By Wan Li and Craig B. Simonsen
The State Council recently announced new Guidelines for pilot programs for trading emissions permits to reduce air and water pollution.
Key pollutants to be traded under the pilot programs include sulfur dioxide and nitrogen oxide in the air, and chemical oxygen demand and ammonia nitrogen in wastewater. Speaking of these pollutants, Huang Xiaozeng, Deputy Head of the Pollution Emission Control Department of the Environmental Protection Ministry, said earlier this year that “all kinds of measures will be implemented to ensure the tough targets are met.”
The pilot programs had begun in 2007, with areas now or soon to be running pilot trading programs for emissions permits including Tianjin, Hebei province, the Inner Mongolia autonomous region, and the provinces of Shanxi, and Hunan. Under the Guidelines the eleven pilot regions must establish mechanisms for the purchase and trading of emissions by 2017, which is then expected to lay a foundation for the program to be rolled out nationwide.
According to the Ministry of Environmental Protection’s website, during the past year, on Shanxi’s provincial emissions permit trading system alone, over $60 million in emissions permits have been traded between 400 companies. Regions may apply the permits to the pollutants that affect them most, with revenues intended to be provided to local governments to further fund pollution control.
According to the recent State Council statement, “trading of emissions rights must be done in a voluntary, fair and environment-oriented way and trading prices will be decided by the buyer and the seller.” Additionally, “the pilots aim to allow the market to play a decisive role in resources allocation, encourage firms to actively cut pollutant discharges, speed up industrial restructuring and clean the environment.”
The State Council statement, though, differs from a statement offered by Ma Zhong, the Dean of the School of Environment and Natural Resources, at Renmin University, in Beijing, to Reuters. “Emission trading in China is not strictly a market activity and it is more like paying for emitting.
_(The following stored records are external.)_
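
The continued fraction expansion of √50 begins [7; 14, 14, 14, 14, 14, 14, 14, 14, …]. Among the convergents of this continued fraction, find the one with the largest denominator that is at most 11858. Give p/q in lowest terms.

19601/2772

a_0 = 7: 7/1  (≤ bound)
a_1 = 14: 99/14  (≤ bound)
a_2 = 14: 1393/197  (≤ bound)
a_3 = 14: 19601/2772  (≤ bound)
a_4 = 14: 275807/39005  (> 11858, stop)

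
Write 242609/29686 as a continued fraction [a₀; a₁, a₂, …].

242609 ÷ 29686 → quotient 8, remainder 5121
29686 ÷ 5121 → quotient 5, remainder 4081
5121 ÷ 4081 → quotient 1, remainder 1040
4081 ÷ 1040 → quotient 3, remainder 961
1040 ÷ 961 → quotient 1, remainder 79
961 ÷ 79 → quotient 12, remainder 13
79 ÷ 13 → quotient 6, remainder 1
13 ÷ 1 → quotient 13, remainder 0

[8; 5, 1, 3, 1, 12, 6, 13]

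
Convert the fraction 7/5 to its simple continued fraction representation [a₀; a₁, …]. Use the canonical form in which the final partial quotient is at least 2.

[1; 2, 2]

7 ÷ 5 → quotient 1, remainder 2
5 ÷ 2 → quotient 2, remainder 1
2 ÷ 1 → quotient 2, remainder 0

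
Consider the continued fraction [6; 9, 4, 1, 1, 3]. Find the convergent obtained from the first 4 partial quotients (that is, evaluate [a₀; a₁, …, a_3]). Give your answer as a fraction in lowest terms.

a_0 = 6: 6/1
a_1 = 9: 55/9
a_2 = 4: 226/37
a_3 = 1: 281/46

281/46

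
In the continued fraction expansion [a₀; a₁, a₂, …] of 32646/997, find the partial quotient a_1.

1

32646 = 32·997 + 742, so a_0 = 32
997 = 1·742 + 255, so a_1 = 1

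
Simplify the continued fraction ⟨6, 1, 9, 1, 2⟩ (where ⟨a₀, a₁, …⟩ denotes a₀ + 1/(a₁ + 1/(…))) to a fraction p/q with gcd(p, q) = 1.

Use the convergent recurrence hₖ = aₖ·hₖ₋₁ + hₖ₋₂ (and likewise for the denominators kₖ):
a_0 = 6: 6/1
a_1 = 1: 7/1
a_2 = 9: 69/10
a_3 = 1: 76/11
a_4 = 2: 221/32

221/32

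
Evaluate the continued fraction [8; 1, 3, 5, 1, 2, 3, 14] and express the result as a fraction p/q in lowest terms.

29812/3403

Work from the innermost term outward:
Start with 14.
3 + 1/(14/1) = 3 + 1/14 = 43/14
2 + 1/(43/14) = 2 + 14/43 = 100/43
1 + 1/(100/43) = 1 + 43/100 = 143/100
5 + 1/(143/100) = 5 + 100/143 = 815/143
3 + 1/(815/143) = 3 + 143/815 = 2588/815
1 + 1/(2588/815) = 1 + 815/2588 = 3403/2588
8 + 1/(3403/2588) = 8 + 2588/3403 = 29812/3403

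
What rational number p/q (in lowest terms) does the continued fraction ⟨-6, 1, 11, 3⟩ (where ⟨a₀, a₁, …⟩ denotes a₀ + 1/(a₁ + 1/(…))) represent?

-188/37

a_0 = -6: -6/1
a_1 = 1: -5/1
a_2 = 11: -61/12
a_3 = 3: -188/37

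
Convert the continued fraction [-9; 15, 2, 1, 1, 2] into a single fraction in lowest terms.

a_0 = -9: -9/1
a_1 = 15: -134/15
a_2 = 2: -277/31
a_3 = 1: -411/46
a_4 = 1: -688/77
a_5 = 2: -1787/200

-1787/200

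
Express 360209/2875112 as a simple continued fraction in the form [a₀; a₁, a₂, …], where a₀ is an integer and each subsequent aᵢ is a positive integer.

360209 ÷ 2875112 → quotient 0, remainder 360209
2875112 ÷ 360209 → quotient 7, remainder 353649
360209 ÷ 353649 → quotient 1, remainder 6560
353649 ÷ 6560 → quotient 53, remainder 5969
6560 ÷ 5969 → quotient 1, remainder 591
5969 ÷ 591 → quotient 10, remainder 59
591 ÷ 59 → quotient 10, remainder 1
59 ÷ 1 → quotient 59, remainder 0

[0; 7, 1, 53, 1, 10, 10, 59]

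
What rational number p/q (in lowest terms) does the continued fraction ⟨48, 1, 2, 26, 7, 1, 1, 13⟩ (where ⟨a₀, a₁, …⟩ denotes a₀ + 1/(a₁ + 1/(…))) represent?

a_0 = 48: 48/1
a_1 = 1: 49/1
a_2 = 2: 146/3
a_3 = 26: 3845/79
a_4 = 7: 27061/556
a_5 = 1: 30906/635
a_6 = 1: 57967/1191
a_7 = 13: 784477/16118

784477/16118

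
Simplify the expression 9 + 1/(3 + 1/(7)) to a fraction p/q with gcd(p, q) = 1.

205/22

Start with 7.
3 + 1/(7/1) = 3 + 1/7 = 22/7
9 + 1/(22/7) = 9 + 7/22 = 205/22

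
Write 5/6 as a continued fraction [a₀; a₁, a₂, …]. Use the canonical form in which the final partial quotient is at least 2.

[0; 1, 5]

5 = 0·6 + 5, so a_0 = 0
6 = 1·5 + 1, so a_1 = 1
5 = 5·1 + 0, so a_2 = 5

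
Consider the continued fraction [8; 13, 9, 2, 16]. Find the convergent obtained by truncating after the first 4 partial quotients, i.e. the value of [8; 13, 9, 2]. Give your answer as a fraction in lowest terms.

2011/249

a_0 = 8: 8/1
a_1 = 13: 105/13
a_2 = 9: 953/118
a_3 = 2: 2011/249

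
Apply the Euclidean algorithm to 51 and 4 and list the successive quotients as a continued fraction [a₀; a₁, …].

51 = 12·4 + 3, so a_0 = 12
4 = 1·3 + 1, so a_1 = 1
3 = 3·1 + 0, so a_2 = 3

[12; 1, 3]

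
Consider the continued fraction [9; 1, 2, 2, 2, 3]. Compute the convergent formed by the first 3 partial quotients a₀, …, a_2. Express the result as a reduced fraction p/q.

Work from the innermost term outward:
Start with 2.
1 + 1/(2/1) = 1 + 1/2 = 3/2
9 + 1/(3/2) = 9 + 2/3 = 29/3

29/3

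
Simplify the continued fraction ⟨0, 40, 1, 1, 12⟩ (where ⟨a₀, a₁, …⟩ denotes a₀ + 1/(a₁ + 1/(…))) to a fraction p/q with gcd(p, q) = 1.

Work from the innermost term outward:
Start with 12.
1 + 1/(12/1) = 1 + 1/12 = 13/12
1 + 1/(13/12) = 1 + 12/13 = 25/13
40 + 1/(25/13) = 40 + 13/25 = 1013/25
0 + 1/(1013/25) = 0 + 25/1013 = 25/1013

25/1013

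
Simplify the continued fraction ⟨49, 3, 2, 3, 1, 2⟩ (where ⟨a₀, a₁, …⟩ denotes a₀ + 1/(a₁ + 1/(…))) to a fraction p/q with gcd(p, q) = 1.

4239/86

Start with 2.
1 + 1/(2/1) = 1 + 1/2 = 3/2
3 + 1/(3/2) = 3 + 2/3 = 11/3
2 + 1/(11/3) = 2 + 3/11 = 25/11
3 + 1/(25/11) = 3 + 11/25 = 86/25
49 + 1/(86/25) = 49 + 25/86 = 4239/86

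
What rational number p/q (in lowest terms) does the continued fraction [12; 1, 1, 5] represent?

Starting at the tail and folding back:
Start with 5.
1 + 1/(5/1) = 1 + 1/5 = 6/5
1 + 1/(6/5) = 1 + 5/6 = 11/6
12 + 1/(11/6) = 12 + 6/11 = 138/11

138/11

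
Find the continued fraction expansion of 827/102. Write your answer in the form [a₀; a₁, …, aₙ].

827 = 8·102 + 11, so a_0 = 8
102 = 9·11 + 3, so a_1 = 9
11 = 3·3 + 2, so a_2 = 3
3 = 1·2 + 1, so a_3 = 1
2 = 2·1 + 0, so a_4 = 2

[8; 9, 3, 1, 2]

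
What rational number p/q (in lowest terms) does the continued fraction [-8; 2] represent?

-15/2

a_0 = -8: -8/1
a_1 = 2: -15/2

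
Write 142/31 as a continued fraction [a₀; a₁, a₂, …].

[4; 1, 1, 2, 1, 1, 2]

⌊142/31⌋ = 4, remainder 18
⌊31/18⌋ = 1, remainder 13
⌊18/13⌋ = 1, remainder 5
⌊13/5⌋ = 2, remainder 3
⌊5/3⌋ = 1, remainder 2
⌊3/2⌋ = 1, remainder 1
⌊2/1⌋ = 2, remainder 0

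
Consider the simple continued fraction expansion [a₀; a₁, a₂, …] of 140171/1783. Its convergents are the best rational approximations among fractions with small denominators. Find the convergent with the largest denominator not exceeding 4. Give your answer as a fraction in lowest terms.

236/3

a_0 = 78: 78/1  (≤ bound)
a_1 = 1: 79/1  (≤ bound)
a_2 = 1: 157/2  (≤ bound)
a_3 = 1: 236/3  (≤ bound)
a_4 = 1: 393/5  (> 4, stop)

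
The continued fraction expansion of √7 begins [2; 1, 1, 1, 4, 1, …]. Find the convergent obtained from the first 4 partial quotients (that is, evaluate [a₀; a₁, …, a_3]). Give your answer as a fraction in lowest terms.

Work from the innermost term outward:
Start with 1.
1 + 1/(1/1) = 1 + 1/1 = 2/1
1 + 1/(2/1) = 1 + 1/2 = 3/2
2 + 1/(3/2) = 2 + 2/3 = 8/3

8/3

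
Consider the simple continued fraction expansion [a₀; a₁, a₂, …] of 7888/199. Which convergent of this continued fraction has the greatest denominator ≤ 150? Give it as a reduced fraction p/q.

1863/47

a_0 = 39: 39/1  (≤ bound)
a_1 = 1: 40/1  (≤ bound)
a_2 = 1: 79/2  (≤ bound)
a_3 = 1: 119/3  (≤ bound)
a_4 = 3: 436/11  (≤ bound)
a_5 = 4: 1863/47  (≤ bound)
a_6 = 4: 7888/199  (> 150, stop)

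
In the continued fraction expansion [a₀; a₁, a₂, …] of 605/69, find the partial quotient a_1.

1

605 = 8·69 + 53, so a_0 = 8
69 = 1·53 + 16, so a_1 = 1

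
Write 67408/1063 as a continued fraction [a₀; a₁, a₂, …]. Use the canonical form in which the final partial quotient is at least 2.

Repeatedly divide and take the remainder:
67408 ÷ 1063 → quotient 63, remainder 439
1063 ÷ 439 → quotient 2, remainder 185
439 ÷ 185 → quotient 2, remainder 69
185 ÷ 69 → quotient 2, remainder 47
69 ÷ 47 → quotient 1, remainder 22
47 ÷ 22 → quotient 2, remainder 3
22 ÷ 3 → quotient 7, remainder 1
3 ÷ 1 → quotient 3, remainder 0

[63; 2, 2, 2, 1, 2, 7, 3]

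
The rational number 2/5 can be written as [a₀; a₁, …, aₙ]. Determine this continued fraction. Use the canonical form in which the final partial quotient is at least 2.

[0; 2, 2]

2 ÷ 5 → quotient 0, remainder 2
5 ÷ 2 → quotient 2, remainder 1
2 ÷ 1 → quotient 2, remainder 0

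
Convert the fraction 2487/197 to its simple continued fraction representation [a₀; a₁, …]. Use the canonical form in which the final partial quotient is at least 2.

2487 = 12·197 + 123, so a_0 = 12
197 = 1·123 + 74, so a_1 = 1
123 = 1·74 + 49, so a_2 = 1
74 = 1·49 + 25, so a_3 = 1
49 = 1·25 + 24, so a_4 = 1
25 = 1·24 + 1, so a_5 = 1
24 = 24·1 + 0, so a_6 = 24

[12; 1, 1, 1, 1, 1, 24]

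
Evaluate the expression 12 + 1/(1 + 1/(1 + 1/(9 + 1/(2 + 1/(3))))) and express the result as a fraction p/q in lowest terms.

1741/139

Collapse the nested fraction from the inside out:
Start with 3.
2 + 1/(3/1) = 2 + 1/3 = 7/3
9 + 1/(7/3) = 9 + 3/7 = 66/7
1 + 1/(66/7) = 1 + 7/66 = 73/66
1 + 1/(73/66) = 1 + 66/73 = 139/73
12 + 1/(139/73) = 12 + 73/139 = 1741/139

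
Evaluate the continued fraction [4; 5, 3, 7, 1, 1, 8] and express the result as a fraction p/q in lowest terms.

Start with 8.
1 + 1/(8/1) = 1 + 1/8 = 9/8
1 + 1/(9/8) = 1 + 8/9 = 17/9
7 + 1/(17/9) = 7 + 9/17 = 128/17
3 + 1/(128/17) = 3 + 17/128 = 401/128
5 + 1/(401/128) = 5 + 128/401 = 2133/401
4 + 1/(2133/401) = 4 + 401/2133 = 8933/2133

8933/2133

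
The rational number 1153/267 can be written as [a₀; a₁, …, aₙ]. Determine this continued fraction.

[4; 3, 7, 12]

1153 = 4·267 + 85, so a_0 = 4
267 = 3·85 + 12, so a_1 = 3
85 = 7·12 + 1, so a_2 = 7
12 = 12·1 + 0, so a_3 = 12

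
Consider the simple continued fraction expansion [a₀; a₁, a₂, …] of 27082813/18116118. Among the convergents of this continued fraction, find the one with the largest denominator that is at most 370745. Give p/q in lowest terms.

a_0 = 1: 1/1  (≤ bound)
a_1 = 2: 3/2  (≤ bound)
a_2 = 49: 148/99  (≤ bound)
a_3 = 14: 2075/1388  (≤ bound)
a_4 = 32: 66548/44515  (≤ bound)
a_5 = 13: 867199/580083  (> 370745, stop)

66548/44515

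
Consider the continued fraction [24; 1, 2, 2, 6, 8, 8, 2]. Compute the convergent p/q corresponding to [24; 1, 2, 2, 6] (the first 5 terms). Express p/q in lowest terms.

Work from the innermost term outward:
Start with 6.
2 + 1/(6/1) = 2 + 1/6 = 13/6
2 + 1/(13/6) = 2 + 6/13 = 32/13
1 + 1/(32/13) = 1 + 13/32 = 45/32
24 + 1/(45/32) = 24 + 32/45 = 1112/45

1112/45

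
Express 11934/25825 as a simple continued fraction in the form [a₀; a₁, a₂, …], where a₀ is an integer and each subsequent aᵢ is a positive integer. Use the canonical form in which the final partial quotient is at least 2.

[0; 2, 6, 10, 5, 5, 3, 2]

Apply division with remainder until the remainder is 0:
11934 ÷ 25825 → quotient 0, remainder 11934
25825 ÷ 11934 → quotient 2, remainder 1957
11934 ÷ 1957 → quotient 6, remainder 192
1957 ÷ 192 → quotient 10, remainder 37
192 ÷ 37 → quotient 5, remainder 7
37 ÷ 7 → quotient 5, remainder 2
7 ÷ 2 → quotient 3, remainder 1
2 ÷ 1 → quotient 2, remainder 0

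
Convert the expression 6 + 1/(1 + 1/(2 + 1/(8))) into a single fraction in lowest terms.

a_0 = 6: 6/1
a_1 = 1: 7/1
a_2 = 2: 20/3
a_3 = 8: 167/25

167/25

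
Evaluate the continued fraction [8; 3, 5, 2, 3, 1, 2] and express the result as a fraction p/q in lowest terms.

a_0 = 8: 8/1
a_1 = 3: 25/3
a_2 = 5: 133/16
a_3 = 2: 291/35
a_4 = 3: 1006/121
a_5 = 1: 1297/156
a_6 = 2: 3600/433

3600/433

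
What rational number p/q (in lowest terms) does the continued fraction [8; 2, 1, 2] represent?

Start with 2.
1 + 1/(2/1) = 1 + 1/2 = 3/2
2 + 1/(3/2) = 2 + 2/3 = 8/3
8 + 1/(8/3) = 8 + 3/8 = 67/8

67/8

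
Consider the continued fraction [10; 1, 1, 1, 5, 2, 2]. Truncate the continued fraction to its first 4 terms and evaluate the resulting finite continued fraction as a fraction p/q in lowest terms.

Start with 1.
1 + 1/(1/1) = 1 + 1/1 = 2/1
1 + 1/(2/1) = 1 + 1/2 = 3/2
10 + 1/(3/2) = 10 + 2/3 = 32/3

32/3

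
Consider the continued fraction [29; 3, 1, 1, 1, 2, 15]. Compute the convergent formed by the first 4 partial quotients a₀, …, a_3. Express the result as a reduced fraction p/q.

205/7

a_0 = 29: 29/1
a_1 = 3: 88/3
a_2 = 1: 117/4
a_3 = 1: 205/7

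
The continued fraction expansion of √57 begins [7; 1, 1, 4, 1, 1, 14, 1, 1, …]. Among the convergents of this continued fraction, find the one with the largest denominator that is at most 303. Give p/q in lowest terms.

2197/291

List convergents until the denominator exceeds the bound:
a_0 = 7: 7/1  (≤ bound)
a_1 = 1: 8/1  (≤ bound)
a_2 = 1: 15/2  (≤ bound)
a_3 = 4: 68/9  (≤ bound)
a_4 = 1: 83/11  (≤ bound)
a_5 = 1: 151/20  (≤ bound)
a_6 = 14: 2197/291  (≤ bound)
a_7 = 1: 2348/311  (> 303, stop)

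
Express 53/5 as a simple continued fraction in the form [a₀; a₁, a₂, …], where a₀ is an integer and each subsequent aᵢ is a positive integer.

Repeatedly divide and take the remainder:
⌊53/5⌋ = 10, remainder 3
⌊5/3⌋ = 1, remainder 2
⌊3/2⌋ = 1, remainder 1
⌊2/1⌋ = 2, remainder 0

[10; 1, 1, 2]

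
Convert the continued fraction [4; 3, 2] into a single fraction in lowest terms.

Work from the innermost term outward:
Start with 2.
3 + 1/(2/1) = 3 + 1/2 = 7/2
4 + 1/(7/2) = 4 + 2/7 = 30/7

30/7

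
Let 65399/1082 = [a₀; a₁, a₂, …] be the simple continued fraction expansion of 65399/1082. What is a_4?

6

65399 ÷ 1082 → quotient 60, remainder 479
1082 ÷ 479 → quotient 2, remainder 124
479 ÷ 124 → quotient 3, remainder 107
124 ÷ 107 → quotient 1, remainder 17
107 ÷ 17 → quotient 6, remainder 5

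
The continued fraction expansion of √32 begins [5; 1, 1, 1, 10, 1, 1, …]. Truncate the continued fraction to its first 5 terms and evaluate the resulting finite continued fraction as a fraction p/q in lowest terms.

a_0 = 5: 5/1
a_1 = 1: 6/1
a_2 = 1: 11/2
a_3 = 1: 17/3
a_4 = 10: 181/32

181/32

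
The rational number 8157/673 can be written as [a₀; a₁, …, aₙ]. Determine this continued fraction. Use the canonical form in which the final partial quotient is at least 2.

8157 ÷ 673 → quotient 12, remainder 81
673 ÷ 81 → quotient 8, remainder 25
81 ÷ 25 → quotient 3, remainder 6
25 ÷ 6 → quotient 4, remainder 1
6 ÷ 1 → quotient 6, remainder 0

[12; 8, 3, 4, 6]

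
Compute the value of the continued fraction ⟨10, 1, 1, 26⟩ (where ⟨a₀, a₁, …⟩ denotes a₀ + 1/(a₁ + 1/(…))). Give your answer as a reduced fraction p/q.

557/53

Build up convergents one term at a time:
a_0 = 10: 10/1
a_1 = 1: 11/1
a_2 = 1: 21/2
a_3 = 26: 557/53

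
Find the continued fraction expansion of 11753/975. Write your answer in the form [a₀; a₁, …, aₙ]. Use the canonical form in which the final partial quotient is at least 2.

[12; 18, 2, 1, 1, 10]

Run the Euclidean algorithm, recording each quotient:
⌊11753/975⌋ = 12, remainder 53
⌊975/53⌋ = 18, remainder 21
⌊53/21⌋ = 2, remainder 11
⌊21/11⌋ = 1, remainder 10
⌊11/10⌋ = 1, remainder 1
⌊10/1⌋ = 10, remainder 0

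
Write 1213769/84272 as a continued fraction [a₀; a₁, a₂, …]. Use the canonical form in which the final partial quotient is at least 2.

[14; 2, 2, 12, 1, 28, 3, 14]

Run the Euclidean algorithm, recording each quotient:
⌊1213769/84272⌋ = 14, remainder 33961
⌊84272/33961⌋ = 2, remainder 16350
⌊33961/16350⌋ = 2, remainder 1261
⌊16350/1261⌋ = 12, remainder 1218
⌊1261/1218⌋ = 1, remainder 43
⌊1218/43⌋ = 28, remainder 14
⌊43/14⌋ = 3, remainder 1
⌊14/1⌋ = 14, remainder 0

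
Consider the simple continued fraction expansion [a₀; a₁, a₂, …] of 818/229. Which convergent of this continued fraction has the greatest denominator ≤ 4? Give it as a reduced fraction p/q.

List convergents until the denominator exceeds the bound:
a_0 = 3: 3/1  (≤ bound)
a_1 = 1: 4/1  (≤ bound)
a_2 = 1: 7/2  (≤ bound)
a_3 = 2: 18/5  (> 4, stop)

7/2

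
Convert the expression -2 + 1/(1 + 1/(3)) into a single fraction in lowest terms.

-5/4

a_0 = -2: -2/1
a_1 = 1: -1/1
a_2 = 3: -5/4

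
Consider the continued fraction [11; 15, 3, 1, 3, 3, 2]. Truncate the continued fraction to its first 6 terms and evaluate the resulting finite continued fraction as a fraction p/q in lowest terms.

Use the convergent recurrence hₖ = aₖ·hₖ₋₁ + hₖ₋₂ (and likewise for the denominators kₖ):
a_0 = 11: 11/1
a_1 = 15: 166/15
a_2 = 3: 509/46
a_3 = 1: 675/61
a_4 = 3: 2534/229
a_5 = 3: 8277/748

8277/748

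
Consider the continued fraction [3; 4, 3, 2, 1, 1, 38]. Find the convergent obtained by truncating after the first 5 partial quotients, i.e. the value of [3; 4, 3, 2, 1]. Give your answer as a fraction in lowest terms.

Work from the innermost term outward:
Start with 1.
2 + 1/(1/1) = 2 + 1/1 = 3/1
3 + 1/(3/1) = 3 + 1/3 = 10/3
4 + 1/(10/3) = 4 + 3/10 = 43/10
3 + 1/(43/10) = 3 + 10/43 = 139/43

139/43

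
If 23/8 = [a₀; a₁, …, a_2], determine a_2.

7

⌊23/8⌋ = 2, remainder 7
⌊8/7⌋ = 1, remainder 1
⌊7/1⌋ = 7, remainder 0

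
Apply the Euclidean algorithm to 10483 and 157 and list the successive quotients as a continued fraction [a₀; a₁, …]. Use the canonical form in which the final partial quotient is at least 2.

⌊10483/157⌋ = 66, remainder 121
⌊157/121⌋ = 1, remainder 36
⌊121/36⌋ = 3, remainder 13
⌊36/13⌋ = 2, remainder 10
⌊13/10⌋ = 1, remainder 3
⌊10/3⌋ = 3, remainder 1
⌊3/1⌋ = 3, remainder 0

[66; 1, 3, 2, 1, 3, 3]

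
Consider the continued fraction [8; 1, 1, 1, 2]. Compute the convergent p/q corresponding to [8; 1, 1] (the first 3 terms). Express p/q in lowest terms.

a_0 = 8: 8/1
a_1 = 1: 9/1
a_2 = 1: 17/2

17/2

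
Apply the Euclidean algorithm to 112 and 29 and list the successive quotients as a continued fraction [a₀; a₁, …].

112 = 3·29 + 25, so a_0 = 3
29 = 1·25 + 4, so a_1 = 1
25 = 6·4 + 1, so a_2 = 6
4 = 4·1 + 0, so a_3 = 4

[3; 1, 6, 4]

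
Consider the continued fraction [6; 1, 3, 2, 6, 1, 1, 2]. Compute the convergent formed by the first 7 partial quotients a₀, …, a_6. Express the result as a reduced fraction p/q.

847/125

Work from the innermost term outward:
Start with 1.
1 + 1/(1/1) = 1 + 1/1 = 2/1
6 + 1/(2/1) = 6 + 1/2 = 13/2
2 + 1/(13/2) = 2 + 2/13 = 28/13
3 + 1/(28/13) = 3 + 13/28 = 97/28
1 + 1/(97/28) = 1 + 28/97 = 125/97
6 + 1/(125/97) = 6 + 97/125 = 847/125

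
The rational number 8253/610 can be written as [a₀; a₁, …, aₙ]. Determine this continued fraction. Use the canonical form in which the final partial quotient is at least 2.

[13; 1, 1, 7, 1, 35]

8253 = 13·610 + 323, so a_0 = 13
610 = 1·323 + 287, so a_1 = 1
323 = 1·287 + 36, so a_2 = 1
287 = 7·36 + 35, so a_3 = 7
36 = 1·35 + 1, so a_4 = 1
35 = 35·1 + 0, so a_5 = 35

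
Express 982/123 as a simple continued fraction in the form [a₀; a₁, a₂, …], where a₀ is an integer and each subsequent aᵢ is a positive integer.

⌊982/123⌋ = 7, remainder 121
⌊123/121⌋ = 1, remainder 2
⌊121/2⌋ = 60, remainder 1
⌊2/1⌋ = 2, remainder 0

[7; 1, 60, 2]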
It is [currently] just a few regions running some test trading.”
Businesses with interests in China, and especially in these pilot trading program areas, may wish to fully investigate and explore their options when dealing with facility and process permitting requirements. The new Guidelines do create a scheme where facilities will be required to pay for their emissions, but doing so will be necessary to avoid even higher potential penalties for not having the required emissions permits. In the meantime, facilities that participate in the emissions trading permits program will be taking steps toward helping to clean the environment.